In der Struktur erinnert das an die Corona-Debatte. In der Argumente nicht gelten lassen-Struktur. Wissenschaftliche Erkenntnisse – egal. Übereinstimmende wissenschaftliche Erkenntnisse aus mehreren voneinander unabhängigen Quellen – lediglich ein Beleg dafür, dass im vermeintlichen Schweinesystem alle zusammenhalten und einander decken. Das Urteil des Bundesverfassungsgerichts zur einrichtungsbezogenen Impfpflicht diese Woche etwa: Für einige Spezialexperten der letzte Sargnagel zum Rechtsstaat. Wieder einmal ein Beweis dafür, dass in Karlsruhe nur Tröten sitzen, die woanders niemand mehr beschäftigen wollte. Im Grunde ist „BVerfG“ ein Synonym für „ABM“. Haben Sie ABM und BVerfG schonmal gleichzeitig in einem Raum gesehen? Nein? Ich auch nicht. Ich stelle hier aber auch nur Fragen.

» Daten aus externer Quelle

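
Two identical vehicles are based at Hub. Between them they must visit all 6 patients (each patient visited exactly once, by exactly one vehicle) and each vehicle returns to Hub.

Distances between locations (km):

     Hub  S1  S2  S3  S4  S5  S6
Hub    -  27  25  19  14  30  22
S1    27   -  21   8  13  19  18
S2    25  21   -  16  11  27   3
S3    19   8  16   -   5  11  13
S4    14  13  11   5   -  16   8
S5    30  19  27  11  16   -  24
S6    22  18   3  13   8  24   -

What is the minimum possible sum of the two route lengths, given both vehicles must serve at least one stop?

Minimum combined distance: 123 km.

There are 2^5 − 1 = 31 ways to divide the 6 stops into two non-empty groups. For each, the best each vehicle can do is its own shortest tour through its group:
  {S1} + {S2, S3, S4, S5, S6}: 54 + 82 = 136
  {S2} + {S1, S3, S4, S5, S6}: 50 + 89 = 139
  {S1, S2} + {S3, S4, S5, S6}: 73 + 76 = 149
  {S3} + {S1, S2, S4, S5, S6}: 38 + 95 = 133
  {S1, S3} + {S2, S4, S5, S6}: 54 + 82 = 136
  {S2, S3} + {S1, S4, S5, S6}: 60 + 89 = 149
  … (31 splits in total)
  {S4} + {S1, S2, S3, S5, S6}: 28 + 95 = 123  ← best
Best: vehicle 1 Hub → S4 → Hub = 28; vehicle 2 Hub → S2 → S6 → S1 → S3 → S5 → Hub = 95; combined 123.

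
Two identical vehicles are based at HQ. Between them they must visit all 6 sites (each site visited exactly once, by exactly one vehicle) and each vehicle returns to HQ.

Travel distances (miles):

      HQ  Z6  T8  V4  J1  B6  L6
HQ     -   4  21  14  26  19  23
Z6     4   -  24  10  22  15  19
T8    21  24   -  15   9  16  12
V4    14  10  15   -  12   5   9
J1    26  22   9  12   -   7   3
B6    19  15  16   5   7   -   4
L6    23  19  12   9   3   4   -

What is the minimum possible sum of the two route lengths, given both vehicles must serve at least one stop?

64 miles — the smallest possible combined total.

There are 2^5 − 1 = 31 ways to divide the 6 stops into two non-empty groups. For each, the best each vehicle can do is its own shortest tour through its group:
  {Z6} + {T8, V4, J1, B6, L6}: 8 + 56 = 64
  {T8} + {Z6, V4, J1, B6, L6}: 42 + 52 = 94
  {Z6, T8} + {V4, J1, B6, L6}: 49 + 52 = 101
  {V4} + {Z6, T8, J1, B6, L6}: 28 + 56 = 84
  {Z6, V4} + {T8, J1, B6, L6}: 28 + 56 = 84
  {T8, V4} + {Z6, J1, B6, L6}: 50 + 52 = 102
  … (31 splits in total)
Best: vehicle 1 HQ → Z6 → HQ = 8; vehicle 2 HQ → T8 → J1 → L6 → B6 → V4 → HQ = 56; combined 64.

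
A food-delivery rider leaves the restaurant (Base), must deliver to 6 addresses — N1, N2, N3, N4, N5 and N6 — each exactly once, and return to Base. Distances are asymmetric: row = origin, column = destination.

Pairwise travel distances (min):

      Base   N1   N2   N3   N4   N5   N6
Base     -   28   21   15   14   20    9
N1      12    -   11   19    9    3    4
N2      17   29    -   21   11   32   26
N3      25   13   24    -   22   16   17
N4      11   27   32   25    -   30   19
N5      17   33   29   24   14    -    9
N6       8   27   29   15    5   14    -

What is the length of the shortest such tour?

Base-N1-N2-N3-N4-N5-N6-Base: 28+11+21+22+30+9+8 = 129
Base-N1-N2-N3-N4-N6-N5-Base: 28+11+21+22+19+14+17 = 132
Base-N1-N2-N3-N5-N4-N6-Base: 28+11+21+16+14+19+8 = 117
Base-N1-N2-N3-N5-N6-N4-Base: 28+11+21+16+9+5+11 = 101
Base-N1-N2-N3-N6-N4-N5-Base: 28+11+21+17+5+30+17 = 129
Base-N1-N2-N3-N6-N5-N4-Base: 28+11+21+17+14+14+11 = 116
Base-N1-N2-N4-N3-N5-N6-Base: 28+11+11+25+16+9+8 = 108
Base-N1-N2-N4-N3-N6-N5-Base: 28+11+11+25+17+14+17 = 123
… (712 more)
Base-N2-N3-N1-N5-N6-N4-Base: 21+21+13+3+9+5+11 = 83  ← best
The minimum is 83.
One optimal route: Base → N2 → N3 → N1 → N5 → N6 → N4 → Base.

Minimum total distance: 83 min.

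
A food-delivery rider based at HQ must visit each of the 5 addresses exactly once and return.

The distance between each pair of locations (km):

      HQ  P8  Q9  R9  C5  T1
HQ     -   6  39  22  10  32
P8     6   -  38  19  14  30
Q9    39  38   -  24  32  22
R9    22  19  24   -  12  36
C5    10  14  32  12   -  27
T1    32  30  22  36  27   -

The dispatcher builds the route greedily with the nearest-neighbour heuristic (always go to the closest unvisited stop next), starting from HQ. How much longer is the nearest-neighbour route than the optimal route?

Excess over optimum: 6 km.

HQ: P8=6, C5=10, R9=22, T1=32, Q9=39 ⇒ P8
P8: C5=14, R9=19, T1=30, Q9=38 ⇒ C5
C5: R9=12, T1=27, Q9=32 ⇒ R9
R9: Q9=24, T1=36 ⇒ Q9
Q9: T1=22 ⇒ T1
NN route HQ → P8 → C5 → R9 → Q9 → T1 → HQ costs 110.
Optimal: HQ → P8 → T1 → Q9 → R9 → C5 → HQ costs 104 (by enumerating all 60 distinct tours).
Excess = 110 − 104 = 6.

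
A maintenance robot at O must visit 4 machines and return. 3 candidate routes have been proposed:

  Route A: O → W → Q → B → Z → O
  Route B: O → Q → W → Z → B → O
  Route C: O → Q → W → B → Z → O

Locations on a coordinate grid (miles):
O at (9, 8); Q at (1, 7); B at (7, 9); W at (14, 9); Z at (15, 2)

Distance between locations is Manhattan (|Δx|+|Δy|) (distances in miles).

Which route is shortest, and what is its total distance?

50 miles — Route B is the shortest.

Route A: 6 + 15 + 8 + 15 + 12 = 56
Route B: 9 + 15 + 8 + 15 + 3 = 50
Route C: 9 + 15 + 7 + 15 + 12 = 58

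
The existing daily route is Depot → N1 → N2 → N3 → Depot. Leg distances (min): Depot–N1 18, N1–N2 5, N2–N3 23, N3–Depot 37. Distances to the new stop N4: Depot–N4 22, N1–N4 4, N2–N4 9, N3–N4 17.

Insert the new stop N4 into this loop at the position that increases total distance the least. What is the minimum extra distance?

Minimum extra distance: 2 min, inserting N4 between N3 and Depot.

Insertion cost between consecutive stops i–j is d(i,N4) + d(N4,j) − d(i,j):
  between Depot and N1: 22 + 4 − 18 = 8
  between N1 and N2: 4 + 9 − 5 = 8
  between N2 and N3: 9 + 17 − 23 = 3
  between N3 and Depot: 17 + 22 − 37 = 2
Cheapest insertion is between N3 and Depot, adding 2.
New total = 83 + 2 = 85.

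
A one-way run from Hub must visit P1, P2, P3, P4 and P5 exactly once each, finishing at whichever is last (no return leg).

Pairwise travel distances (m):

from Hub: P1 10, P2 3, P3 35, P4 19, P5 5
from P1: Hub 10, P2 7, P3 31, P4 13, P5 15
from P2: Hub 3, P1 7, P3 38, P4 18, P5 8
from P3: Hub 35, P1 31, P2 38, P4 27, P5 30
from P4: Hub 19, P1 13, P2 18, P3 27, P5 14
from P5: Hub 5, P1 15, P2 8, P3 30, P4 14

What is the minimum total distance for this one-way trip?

There are 5! = 120 possible orderings.
Hub→P1→P2→P3→P4→P5: 10+7+38+27+14 = 96
Hub→P1→P2→P3→P5→P4: 10+7+38+30+14 = 99
Hub→P1→P2→P4→P3→P5: 10+7+18+27+30 = 92
Hub→P1→P2→P4→P5→P3: 10+7+18+14+30 = 79
Hub→P1→P2→P5→P3→P4: 10+7+8+30+27 = 82
Hub→P1→P2→P5→P4→P3: 10+7+8+14+27 = 66
Hub→P1→P3→P2→P4→P5: 10+31+38+18+14 = 111
Hub→P1→P3→P2→P5→P4: 10+31+38+8+14 = 101
Hub→P1→P3→P4→P2→P5: 10+31+27+18+8 = 94
Hub→P1→P3→P4→P5→P2: 10+31+27+14+8 = 90
Hub→P1→P3→P5→P2→P4: 10+31+30+8+18 = 97
Hub→P1→P3→P5→P4→P2: 10+31+30+14+18 = 103
Hub→P1→P4→P2→P3→P5: 10+13+18+38+30 = 109
Hub→P1→P4→P2→P5→P3: 10+13+18+8+30 = 79
… (106 more)
Hub→P5→P2→P1→P4→P3: 5+8+7+13+27 = 60  ← best
The minimum is 60.
One shortest path: Hub → P5 → P2 → P1 → P4 → P3.

60 m — the minimum one-way total.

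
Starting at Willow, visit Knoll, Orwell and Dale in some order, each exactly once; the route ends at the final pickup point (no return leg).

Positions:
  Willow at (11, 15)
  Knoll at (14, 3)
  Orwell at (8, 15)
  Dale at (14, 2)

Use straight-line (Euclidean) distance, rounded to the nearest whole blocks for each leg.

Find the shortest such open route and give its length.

There are 3! = 6 possible orderings.
Willow → Knoll → Orwell → Dale: 12+13+14 = 39
Willow → Knoll → Dale → Orwell: 12+1+14 = 27
Willow → Orwell → Knoll → Dale: 3+13+1 = 17
Willow → Orwell → Dale → Knoll: 3+14+1 = 18
Willow → Dale → Knoll → Orwell: 13+1+13 = 27
Willow → Dale → Orwell → Knoll: 13+14+13 = 40
The minimum is 17.
One shortest path: Willow → Orwell → Knoll → Dale.

17 blocks — the minimum one-way total.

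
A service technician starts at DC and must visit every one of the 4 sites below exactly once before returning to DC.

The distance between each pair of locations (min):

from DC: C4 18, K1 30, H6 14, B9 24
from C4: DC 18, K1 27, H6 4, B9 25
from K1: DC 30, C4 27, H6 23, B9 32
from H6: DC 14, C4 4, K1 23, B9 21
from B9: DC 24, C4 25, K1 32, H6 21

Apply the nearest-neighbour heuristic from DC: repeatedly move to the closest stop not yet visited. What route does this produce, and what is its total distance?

Nearest-neighbour total = 105 min; route DC → H6 → C4 → B9 → K1 → DC.

From DC: distances to unvisited — H6=14, C4=18, B9=24, K1=30. Nearest is H6 (14).
From H6: distances to unvisited — C4=4, B9=21, K1=23. Nearest is C4 (4).
From C4: distances to unvisited — B9=25, K1=27. Nearest is B9 (25).
From B9: distances to unvisited — K1=32. Nearest is K1 (32).
Return K1→DC: 30.
Total = 14 + 4 + 25 + 32 + 30 = 105.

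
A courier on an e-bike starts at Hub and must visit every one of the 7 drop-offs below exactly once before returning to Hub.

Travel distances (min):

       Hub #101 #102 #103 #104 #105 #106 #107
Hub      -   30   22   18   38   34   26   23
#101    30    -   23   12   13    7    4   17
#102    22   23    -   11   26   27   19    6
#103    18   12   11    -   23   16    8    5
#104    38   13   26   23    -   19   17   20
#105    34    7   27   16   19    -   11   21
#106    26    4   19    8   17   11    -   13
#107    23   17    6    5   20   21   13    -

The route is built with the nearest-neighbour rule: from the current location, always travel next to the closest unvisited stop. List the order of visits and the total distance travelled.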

Wagt nun tatsächlich jemand die Ungeheuerlichkeit, Elon Musk nicht als Messias, als Übermenschen, als den Retter der ganzen weiten Welt (und dank SpaceX auch des Universums) zu sehen, sondern in Zweifel zu ziehen, ob das alles so eine gute Idee ist – dann Gnade ihm Gott. Wie wir Nicht-Jünger sagen. Für die anderen ist das ja ein Synonym für Musk. Kritik an Musk ist lediglich ein Beleg dafür, wie groß „unser“ aller Angst vor Meinungsfreiheit ist. „Meinungsfreiheit“ dient hier wie in vielen anderen Debatten als Synonym für „totale Äußerungsfreiheit, Gesetze sind dabei komplett außer Acht zu lassen, Beleidigungen und Drohungen empfinden nur Menschen als falsch, die zum Schweinesystem zählen“. Die Schnittmenge aus schlecht informiert („Musk hat der Ukraine StarLink geschenkt!“ – Nein, hat er nicht, aber anscheinend geht so eine wichtige Info unter, wenn man sich nur Alternativmedien zu Gemüte führt), schlecht argumentierend („Ihr werdet Euch alle noch verantworten müssen!“) und schlecht erzogen (zitiere ich hier nicht) ist groß. Auch dies: eine deutliche Parallele zu Corona-Debatten.

Im Grunde ist das gar kein umgekehrter Mechanismus. Corona. Musk, das Klima, Flüchtlinge – sie alle sind ein Kern, um den herum sich Leute immer wieder eine andere Hülle bauen. Der Kern heißt „Verachtung“. Solche Leute beten Musk an. #NuffSaid.